In 1994, after 14 years with Dayton Hudson, Barkelew retired. Two years later, she received a call from FleishmanHillard, asking her to open a Minneapolis office for the St. Louis-based public relations firm. Barkelew recruited Lee to join her.

“As we grew, Ann asked me to lead the consumer and food division,” Lee says. “She positioned my work on a national level, gave me lots of visibility, and seeded that part of me that wanted to be entrepreneurial.” In 2004, six years after moving into the higher-level position, Lee launched Minneapolis-based Lee Public Relations, which focuses on strategic communications for companies in the consumer and food sector.

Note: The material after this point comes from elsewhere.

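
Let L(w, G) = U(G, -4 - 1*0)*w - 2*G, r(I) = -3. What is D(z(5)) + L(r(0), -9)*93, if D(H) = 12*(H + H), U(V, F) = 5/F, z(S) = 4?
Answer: 8475/4 ≈ 2118.8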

Barkelew also recruited another mentee, Beth Heming, whom she met through Musicland, the now-defunct records retailer and a FleishmanHillard client at the time. Though Heming didn’t work for her, Barkelew coached the communications industry newcomer on how to prepare a comprehensive strategy for the financially troubled firm. In 1994, Heming joined FleishmanHillard’s investor relations practice.

“I learned from Ann’s style, her intelligence, the quickness with which she analyzes a situation and can articulate a strategy,” Heming says. “When top executives threw the toughest of questions at her, she was unflappable.” Over the years, Heming has sought to emulate that style. “Even after I was working for her, she would recommend me for [jobs] and counsel me on what type of position I should take to further my career,” says Heming, who is now the Minneapolis-based chief compliance officer for Maryland-based investment management firm Rothschild Capital Partners.

Barkelew left FleishmanHillard in 2002, but she still gets calls from people who worked for her or with her, she says. “I get more out of it than they do. That people want your advice is pretty flattering. It is a mutually beneficial arrangement. I learned about social media from the younger people and I now have a wonderfully wide circle of friends.”